Cinéma Mercury – 16 place Garibaldi – Nice

Film de Sergueï Paradjanov – URSS  – 1969 – 1h13 – vostf

Ou Comment la force des images, de la lumière et de la couleur donne corps au plus impalpable, la poésie !

Le film sera précédé d’un moyen métrage de Sergueï Mikhailovitch Eisenstein: Le Pré de Bejine (Un film disparu qui renaît et se métamorphose grâce à quelques photogrammes: La chrysalide et le papillon !(URSS – 1937 – 30 mn – vostf ), et sera suivi de la Compression Sayat Nova de Gérard Courant
(France – 2010 – 3′).


SAYAT NOVA

Evocation de la vie du poète arménien Sayat Nova, dont on situe l’existence entre 1717 et 1794 en une serie de plusieurs tableaux. En 1968, Sergueï Paradjanov tourne Sayat Nova au monastère Haghpat (XIIIe siècle), qui servira de décor principal au film. Celui-ci sort sur les écrans soviétiques en 1969. Il est rapidement jugé « hermétique et d’un esthétisme décadent » avant d’être retiré des salles. Il ressort en 1971 dans une version remontée par Serguei Youtkevitch, raccourcie de vingt minutes environ, sous le titre Couleur de la grenade. C’est cette version qui sortira en France en 1982.

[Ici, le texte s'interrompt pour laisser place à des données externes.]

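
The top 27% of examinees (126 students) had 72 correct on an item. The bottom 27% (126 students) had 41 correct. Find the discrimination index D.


p_upper = 72/126 = 0.5714
p_lower = 41/126 = 0.3254
D = 0.5714 - 0.3254 = 0.246

0.246


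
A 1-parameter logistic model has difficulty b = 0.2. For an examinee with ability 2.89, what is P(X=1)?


theta - b = 2.89 - 0.2 = 2.69
exp(-(theta - b)) = exp(-2.69) = 0.0679
P = 1 / (1 + 0.0679)
P = 0.9364

0.9364


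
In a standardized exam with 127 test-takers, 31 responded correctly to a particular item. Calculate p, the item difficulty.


Item difficulty p = number correct / total examinees
p = 31 / 127
p = 0.2441

0.2441


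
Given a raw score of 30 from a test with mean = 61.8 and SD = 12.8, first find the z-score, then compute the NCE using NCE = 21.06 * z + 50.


z = (X - mean) / SD = (30 - 61.8) / 12.8
z = -31.8 / 12.8
z = -2.4844
NCE = NCE = 21.06z + 50
Carry z at full precision (z = -31.8 / 12.8) into the conversion:
NCE = 21.06 * (-31.8 / 12.8) + 50 = -669.708 / 12.8 + 50
NCE = -52.3209 + 50
NCE = -2.3209

-2.3209


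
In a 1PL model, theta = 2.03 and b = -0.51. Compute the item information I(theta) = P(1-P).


P = 1/(1+exp(-(2.03--0.51))) = 0.9269
I = P*(1-P) = 0.9269 * 0.0731
I = 0.0678

0.0678


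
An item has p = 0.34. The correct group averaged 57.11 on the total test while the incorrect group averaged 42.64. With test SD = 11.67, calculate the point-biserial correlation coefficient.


q = 1 - p = 0.66
rpb = ((M1 - M0) / SD) * sqrt(p * q)
rpb = ((57.11 - 42.64) / 11.67) * sqrt(0.34 * 0.66)
rpb = 0.5874

0.5874


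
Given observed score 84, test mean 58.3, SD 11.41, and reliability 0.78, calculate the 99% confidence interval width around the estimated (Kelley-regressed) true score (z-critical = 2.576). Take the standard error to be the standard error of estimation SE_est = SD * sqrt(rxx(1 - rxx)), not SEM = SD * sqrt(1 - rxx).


True score estimate = 0.78*84 + 0.22*58.3 = 78.346
SE_est = SD * sqrt(rxx * (1 - rxx)) = 11.41 * sqrt(0.78 * 0.22) = 11.41 * sqrt(0.1716) = 4.72655
CI = T_est +/- z * SE_est, so width = 2 * z * SE_est = 2 * 2.576 * 4.72655
Width = 24.3512

24.3512


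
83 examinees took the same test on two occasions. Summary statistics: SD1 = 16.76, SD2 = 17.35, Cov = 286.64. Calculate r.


r = cov(X,Y) / (SD_X * SD_Y)
r = 286.64 / (16.76 * 17.35)
r = 286.64 / 290.786
r = 0.9857

0.9857


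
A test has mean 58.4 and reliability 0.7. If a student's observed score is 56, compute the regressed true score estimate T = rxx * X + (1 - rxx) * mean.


T_est = rxx * X + (1 - rxx) * mean
T_est = 0.7 * 56 + 0.3 * 58.4
T_est = 39.2 + 17.52
T_est = 56.72

56.72


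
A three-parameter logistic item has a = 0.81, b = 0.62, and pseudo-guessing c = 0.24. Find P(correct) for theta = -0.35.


logit = 0.81*(-0.35 - 0.62) = -0.7857
P* = 1/(1 + exp(--0.7857)) = 0.3131
P = 0.24 + (1 - 0.24) * 0.3131
P = 0.478

0.478


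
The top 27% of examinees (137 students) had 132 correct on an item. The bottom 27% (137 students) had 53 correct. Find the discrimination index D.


p_upper = 132/137 = 0.9635
p_lower = 53/137 = 0.3869
D = 0.9635 - 0.3869 = 0.5766

0.5766


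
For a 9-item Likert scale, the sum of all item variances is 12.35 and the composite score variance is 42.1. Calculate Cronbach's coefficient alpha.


alpha = (k/(k-1)) * (1 - sum(si^2)/s_total^2)
= (9/8) * (1 - 12.35/42.1)
alpha = 0.795

0.795


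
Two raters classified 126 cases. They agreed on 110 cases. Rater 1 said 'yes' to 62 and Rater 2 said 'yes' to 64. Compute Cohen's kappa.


P_o = 110/126 = 0.873016
P_e = (62*64 + 64*62) / 15876 = 0.499874
kappa = (P_o - P_e) / (1 - P_e)
kappa = (0.873016 - 0.499874) / (1 - 0.499874)
kappa = 0.7461

0.7461


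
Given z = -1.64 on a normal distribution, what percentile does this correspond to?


CDF(z) = 0.5 * (1 + erf(z/sqrt(2)))
erf(-1.1597) = -0.899
CDF = 0.0505
Percentile rank = 0.0505 * 100 = 5.05

5.05


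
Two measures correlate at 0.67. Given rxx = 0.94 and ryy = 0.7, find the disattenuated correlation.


r_corrected = rxy / sqrt(rxx * ryy)
= 0.67 / sqrt(0.94 * 0.7)
= 0.67 / sqrt(0.658)
= 0.67 / 0.811172
r_corrected = 0.826

0.826


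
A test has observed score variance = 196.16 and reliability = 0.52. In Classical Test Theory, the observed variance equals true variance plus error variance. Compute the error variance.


var_true = rxx * var_obs = 0.52 * 196.16 = 102.0032
var_error = var_obs - var_true
var_error = 196.16 - 102.0032
var_error = 94.1568

94.1568


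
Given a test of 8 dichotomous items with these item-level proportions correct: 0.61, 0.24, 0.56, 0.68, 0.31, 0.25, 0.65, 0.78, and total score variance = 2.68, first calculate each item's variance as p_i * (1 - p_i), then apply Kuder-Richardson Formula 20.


For each item, compute p_i * q_i:
  Item 1: 0.61 * 0.39 = 0.2379
  Item 2: 0.24 * 0.76 = 0.1824
  Item 3: 0.56 * 0.44 = 0.2464
  Item 4: 0.68 * 0.32 = 0.2176
  Item 5: 0.31 * 0.69 = 0.2139
  Item 6: 0.25 * 0.75 = 0.1875
  Item 7: 0.65 * 0.35 = 0.2275
  Item 8: 0.78 * 0.22 = 0.1716
Sum(p_i * q_i) = 0.2379 + 0.1824 + 0.2464 + 0.2176 + 0.2139 + 0.1875 + 0.2275 + 0.1716 = 1.6848
KR-20 = (k/(k-1)) * (1 - Sum(p_i*q_i) / Var_total)
= (8/7) * (1 - 1.6848/2.68)
= 1.1429 * 0.3713
KR-20 = 0.4244

0.4244


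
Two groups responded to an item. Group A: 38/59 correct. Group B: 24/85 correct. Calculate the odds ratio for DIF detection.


Odds_A = 38/21 = 1.8095
Odds_B = 24/61 = 0.3934
OR = Odds_A / Odds_B = 1.8095 / 0.3934
Exactly, OR = (38 * 61) / (21 * 24) = 2318 / 504
OR = 4.5992

4.5992


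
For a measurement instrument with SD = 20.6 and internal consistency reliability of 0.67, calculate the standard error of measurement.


SEM = SD * sqrt(1 - rxx)
SEM = 20.6 * sqrt(1 - 0.67)
SEM = 20.6 * sqrt(0.33) = 20.6 * 0.574456
SEM = 11.8338

11.8338


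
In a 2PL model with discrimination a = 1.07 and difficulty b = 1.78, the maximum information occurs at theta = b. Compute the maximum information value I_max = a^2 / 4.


For 2PL, max info at theta = b = 1.78
I_max = a^2 / 4 = 1.07^2 / 4
= 1.1449 / 4
I_max = 0.2862

0.2862


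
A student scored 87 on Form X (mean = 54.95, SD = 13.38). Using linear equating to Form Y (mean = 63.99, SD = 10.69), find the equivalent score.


slope = SD_Y / SD_X = 10.69 / 13.38 ~ 0.799
intercept = mean_Y - slope * mean_X = 63.99 - (10.69 / 13.38) * 54.95 ~ 20.0875
Y = slope * X + intercept. To avoid rounding drift from the rounded slope/intercept, evaluate the equivalent form Y = mean_Y + SD_Y * (X - mean_X) / SD_X at full precision:
Y = 63.99 + 10.69 * (87 - 54.95) / 13.38
Y = 63.99 + 10.69 * 32.05 / 13.38
Y = 63.99 + 342.6145 / 13.38
Y = 63.99 + 25.6065
Y = 89.5965

89.5965


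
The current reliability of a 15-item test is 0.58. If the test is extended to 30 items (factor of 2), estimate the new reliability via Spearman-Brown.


r_new = (n * rxx) / (1 + (n-1) * rxx)
r_new = (2 * 0.58) / (1 + 1 * 0.58)
r_new = 1.16 / 1.58
r_new = 0.7342

0.7342


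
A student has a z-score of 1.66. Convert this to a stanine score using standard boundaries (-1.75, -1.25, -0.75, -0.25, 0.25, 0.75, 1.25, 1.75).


Stanine boundaries: [-1.75, -1.25, -0.75, -0.25, 0.25, 0.75, 1.25, 1.75]
z = 1.66
Check each boundary:
  z >= -1.75 -> could be stanine 2
  z >= -1.25 -> could be stanine 3
  z >= -0.75 -> could be stanine 4
  z >= -0.25 -> could be stanine 5
  z >= 0.25 -> could be stanine 6
  z >= 0.75 -> could be stanine 7
  z >= 1.25 -> could be stanine 8
  z < 1.75
Highest qualifying boundary gives stanine = 8

8


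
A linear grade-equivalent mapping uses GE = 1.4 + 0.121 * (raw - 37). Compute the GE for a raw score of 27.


raw - median = 27 - 37 = -10
slope * diff = 0.121 * -10 = -1.21
GE = 1.4 + -1.21
GE = 0.19

0.19


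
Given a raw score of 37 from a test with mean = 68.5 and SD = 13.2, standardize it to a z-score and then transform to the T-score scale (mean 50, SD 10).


z = (X - mean) / SD = (37 - 68.5) / 13.2
z = -31.5 / 13.2
z = -2.3864
T-score = T = 50 + 10z
Carry z at full precision (z = -31.5 / 13.2) into the conversion:
T-score = 50 + 10 * (-31.5 / 13.2) = 50 + -315 / 13.2
T-score = 50 + -23.8636
T-score = 26.1364

26.1364


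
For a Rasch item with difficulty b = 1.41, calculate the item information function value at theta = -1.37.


P = 1/(1+exp(-(-1.37-1.41))) = 0.0584
I = P*(1-P) = 0.0584 * 0.9416
I = 0.055

0.055


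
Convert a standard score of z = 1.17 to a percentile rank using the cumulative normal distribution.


CDF(z) = 0.5 * (1 + erf(z/sqrt(2)))
erf(0.8273) = 0.758
CDF = 0.879
Percentile rank = 0.879 * 100 = 87.9

87.9


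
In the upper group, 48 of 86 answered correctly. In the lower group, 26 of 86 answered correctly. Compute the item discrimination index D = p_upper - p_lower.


p_upper = 48/86 = 0.5581
p_lower = 26/86 = 0.3023
D = 0.5581 - 0.3023 = 0.2558

0.2558


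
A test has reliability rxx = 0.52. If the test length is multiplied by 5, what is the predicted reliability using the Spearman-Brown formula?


r_new = (n * rxx) / (1 + (n-1) * rxx)
r_new = (5 * 0.52) / (1 + 4 * 0.52)
r_new = 2.6 / 3.08
r_new = 0.8442

0.8442


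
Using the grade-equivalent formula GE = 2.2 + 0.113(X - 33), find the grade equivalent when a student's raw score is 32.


raw - median = 32 - 33 = -1
slope * diff = 0.113 * -1 = -0.113
GE = 2.2 + -0.113
GE = 2.087

2.087


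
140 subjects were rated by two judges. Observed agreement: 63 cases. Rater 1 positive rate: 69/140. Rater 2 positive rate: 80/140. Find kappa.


P_o = 63/140 = 0.45
P_e = (69*80 + 71*60) / 19600 = 0.49898
kappa = (P_o - P_e) / (1 - P_e)
kappa = (0.45 - 0.49898) / (1 - 0.49898)
kappa = -0.0978

-0.0978


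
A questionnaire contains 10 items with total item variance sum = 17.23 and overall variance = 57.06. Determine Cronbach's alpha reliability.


alpha = (k/(k-1)) * (1 - sum(si^2)/s_total^2)
= (10/9) * (1 - 17.23/57.06)
alpha = 0.7756

0.7756


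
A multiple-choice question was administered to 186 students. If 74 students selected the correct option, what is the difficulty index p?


Item difficulty p = number correct / total examinees
p = 74 / 186
p = 0.3978

0.3978


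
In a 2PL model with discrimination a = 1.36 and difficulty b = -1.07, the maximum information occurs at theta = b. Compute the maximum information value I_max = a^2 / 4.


For 2PL, max info at theta = b = -1.07
I_max = a^2 / 4 = 1.36^2 / 4
= 1.8496 / 4
I_max = 0.4624

0.4624


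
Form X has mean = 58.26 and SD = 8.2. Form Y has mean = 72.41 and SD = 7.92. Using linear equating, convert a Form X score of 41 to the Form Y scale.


slope = SD_Y / SD_X = 7.92 / 8.2 ~ 0.9659
intercept = mean_Y - slope * mean_X = 72.41 - (7.92 / 8.2) * 58.26 ~ 16.1394
Y = slope * X + intercept. To avoid rounding drift from the rounded slope/intercept, evaluate the equivalent form Y = mean_Y + SD_Y * (X - mean_X) / SD_X at full precision:
Y = 72.41 + 7.92 * (41 - 58.26) / 8.2
Y = 72.41 - 7.92 * 17.26 / 8.2
Y = 72.41 - 136.6992 / 8.2
Y = 72.41 - 16.6706
Y = 55.7394

55.7394


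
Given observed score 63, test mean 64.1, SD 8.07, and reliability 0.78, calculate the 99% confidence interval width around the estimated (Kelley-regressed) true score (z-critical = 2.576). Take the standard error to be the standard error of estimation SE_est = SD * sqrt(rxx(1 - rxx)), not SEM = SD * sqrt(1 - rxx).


True score estimate = 0.78*63 + 0.22*64.1 = 63.242
SE_est = SD * sqrt(rxx * (1 - rxx)) = 8.07 * sqrt(0.78 * 0.22) = 8.07 * sqrt(0.1716) = 3.342968
CI = T_est +/- z * SE_est, so width = 2 * z * SE_est = 2 * 2.576 * 3.342968
Width = 17.223

17.223


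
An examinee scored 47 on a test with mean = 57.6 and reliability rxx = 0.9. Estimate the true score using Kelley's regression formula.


T_est = rxx * X + (1 - rxx) * mean
T_est = 0.9 * 47 + 0.1 * 57.6
T_est = 42.3 + 5.76
T_est = 48.06

48.06


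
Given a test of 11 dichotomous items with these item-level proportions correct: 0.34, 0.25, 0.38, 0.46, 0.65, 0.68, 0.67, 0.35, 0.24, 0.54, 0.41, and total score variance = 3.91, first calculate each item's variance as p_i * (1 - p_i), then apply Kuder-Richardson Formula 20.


For each item, compute p_i * q_i:
  Item 1: 0.34 * 0.66 = 0.2244
  Item 2: 0.25 * 0.75 = 0.1875
  Item 3: 0.38 * 0.62 = 0.2356
  Item 4: 0.46 * 0.54 = 0.2484
  Item 5: 0.65 * 0.35 = 0.2275
  Item 6: 0.68 * 0.32 = 0.2176
  Item 7: 0.67 * 0.33 = 0.2211
  Item 8: 0.35 * 0.65 = 0.2275
  Item 9: 0.24 * 0.76 = 0.1824
  Item 10: 0.54 * 0.46 = 0.2484
  Item 11: 0.41 * 0.59 = 0.2419
Sum(p_i * q_i) = 0.2244 + 0.1875 + 0.2356 + 0.2484 + 0.2275 + 0.2176 + 0.2211 + 0.2275 + 0.1824 + 0.2484 + 0.2419 = 2.4623
KR-20 = (k/(k-1)) * (1 - Sum(p_i*q_i) / Var_total)
= (11/10) * (1 - 2.4623/3.91)
= 1.1 * 0.3703
KR-20 = 0.4073

0.4073


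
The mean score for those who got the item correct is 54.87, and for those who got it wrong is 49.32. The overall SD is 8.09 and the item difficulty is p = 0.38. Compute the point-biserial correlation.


q = 1 - p = 0.62
rpb = ((M1 - M0) / SD) * sqrt(p * q)
rpb = ((54.87 - 49.32) / 8.09) * sqrt(0.38 * 0.62)
rpb = 0.333

0.333


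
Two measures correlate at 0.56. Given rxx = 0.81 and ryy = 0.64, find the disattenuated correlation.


r_corrected = rxy / sqrt(rxx * ryy)
= 0.56 / sqrt(0.81 * 0.64)
= 0.56 / sqrt(0.5184)
= 0.56 / 0.72
r_corrected = 0.7778

0.7778


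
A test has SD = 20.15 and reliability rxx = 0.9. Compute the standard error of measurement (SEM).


SEM = SD * sqrt(1 - rxx)
SEM = 20.15 * sqrt(1 - 0.9)
SEM = 20.15 * sqrt(0.1) = 20.15 * 0.316228
SEM = 6.372

6.372


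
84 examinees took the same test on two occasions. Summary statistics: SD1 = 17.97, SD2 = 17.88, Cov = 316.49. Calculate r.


r = cov(X,Y) / (SD_X * SD_Y)
r = 316.49 / (17.97 * 17.88)
r = 316.49 / 321.3036
r = 0.985

0.985


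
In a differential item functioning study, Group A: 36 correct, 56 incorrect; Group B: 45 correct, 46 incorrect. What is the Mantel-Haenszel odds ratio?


Odds_A = 36/56 = 0.6429
Odds_B = 45/46 = 0.9783
OR = Odds_A / Odds_B = 0.6429 / 0.9783
Exactly, OR = (36 * 46) / (56 * 45) = 1656 / 2520
OR = 0.6571

0.6571


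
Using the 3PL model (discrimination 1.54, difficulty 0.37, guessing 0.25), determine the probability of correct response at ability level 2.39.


logit = 1.54*(2.39 - 0.37) = 3.1108
P* = 1/(1 + exp(-3.1108)) = 0.9573
P = 0.25 + (1 - 0.25) * 0.9573
P = 0.968

0.968


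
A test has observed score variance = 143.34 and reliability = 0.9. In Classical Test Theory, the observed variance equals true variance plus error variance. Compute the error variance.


var_true = rxx * var_obs = 0.9 * 143.34 = 129.006
var_error = var_obs - var_true
var_error = 143.34 - 129.006
var_error = 14.334

14.334


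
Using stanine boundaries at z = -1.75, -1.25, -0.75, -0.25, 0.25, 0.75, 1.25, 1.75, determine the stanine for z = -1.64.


Stanine boundaries: [-1.75, -1.25, -0.75, -0.25, 0.25, 0.75, 1.25, 1.75]
z = -1.64
Check each boundary:
  z >= -1.75 -> could be stanine 2
  z < -1.25
  z < -0.75
  z < -0.25
  z < 0.25
  z < 0.75
  z < 1.25
  z < 1.75
Highest qualifying boundary gives stanine = 2

2


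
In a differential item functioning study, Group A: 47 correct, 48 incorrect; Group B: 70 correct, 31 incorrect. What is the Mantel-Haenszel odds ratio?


Odds_A = 47/48 = 0.9792
Odds_B = 70/31 = 2.2581
OR = Odds_A / Odds_B = 0.9792 / 2.2581
Exactly, OR = (47 * 31) / (48 * 70) = 1457 / 3360
OR = 0.4336

0.4336


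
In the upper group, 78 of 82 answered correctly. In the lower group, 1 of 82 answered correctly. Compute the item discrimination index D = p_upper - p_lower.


p_upper = 78/82 = 0.9512
p_lower = 1/82 = 0.0122
D = 0.9512 - 0.0122 = 0.939

0.939


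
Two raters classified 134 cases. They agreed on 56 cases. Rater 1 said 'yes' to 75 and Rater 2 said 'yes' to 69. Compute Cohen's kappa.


P_o = 56/134 = 0.41791
P_e = (75*69 + 59*65) / 17956 = 0.501782
kappa = (P_o - P_e) / (1 - P_e)
kappa = (0.41791 - 0.501782) / (1 - 0.501782)
kappa = -0.1683

-0.1683


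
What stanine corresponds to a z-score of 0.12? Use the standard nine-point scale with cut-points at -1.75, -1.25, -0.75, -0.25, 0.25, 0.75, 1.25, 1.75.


Stanine boundaries: [-1.75, -1.25, -0.75, -0.25, 0.25, 0.75, 1.25, 1.75]
z = 0.12
Check each boundary:
  z >= -1.75 -> could be stanine 2
  z >= -1.25 -> could be stanine 3
  z >= -0.75 -> could be stanine 4
  z >= -0.25 -> could be stanine 5
  z < 0.25
  z < 0.75
  z < 1.25
  z < 1.75
Highest qualifying boundary gives stanine = 5

5


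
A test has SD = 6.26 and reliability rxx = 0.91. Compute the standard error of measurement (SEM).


SEM = SD * sqrt(1 - rxx)
SEM = 6.26 * sqrt(1 - 0.91)
SEM = 6.26 * sqrt(0.09) = 6.26 * 0.3
SEM = 1.878

1.878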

« J’ai dit mon mal et mes soucis
à tous les vents, au monde entier,
À l’occident et à l’orient,
et à mon roi et à mon peuple.
Que puis-je donc faire un geste de plus,
faut-il mourir devant ton seuil ? » (Odes Arméniennes, Sayat Nova, traduction Serge Venturini)

Sayat-Nova est plus que le grand troubadour arménien du XVIII siècle, il est la figure emblématique du poète de tous les temps. Ce poète de l’amour, l’égal de Pétrarque, nous aura été enfin rendu par la traduction intégrale de ses Odes Arméniennes par Serge Venturini et des notes d’Elisabeth Mouradian. Serge Venturini est lui-même poète, tout entier habité par la musicalité des vers et l’impossible relation amoureuse qu’est la traduction dans une autre langue. Cette approche empathique et lyrique, fraternelle fait de Sayat-Nova un de nos amis contemporains.

Ressusciter Sayat-Nova (1722-1795)

« Aime l’écriture, aime la plume, aime le livre ». (Sayat-Nova)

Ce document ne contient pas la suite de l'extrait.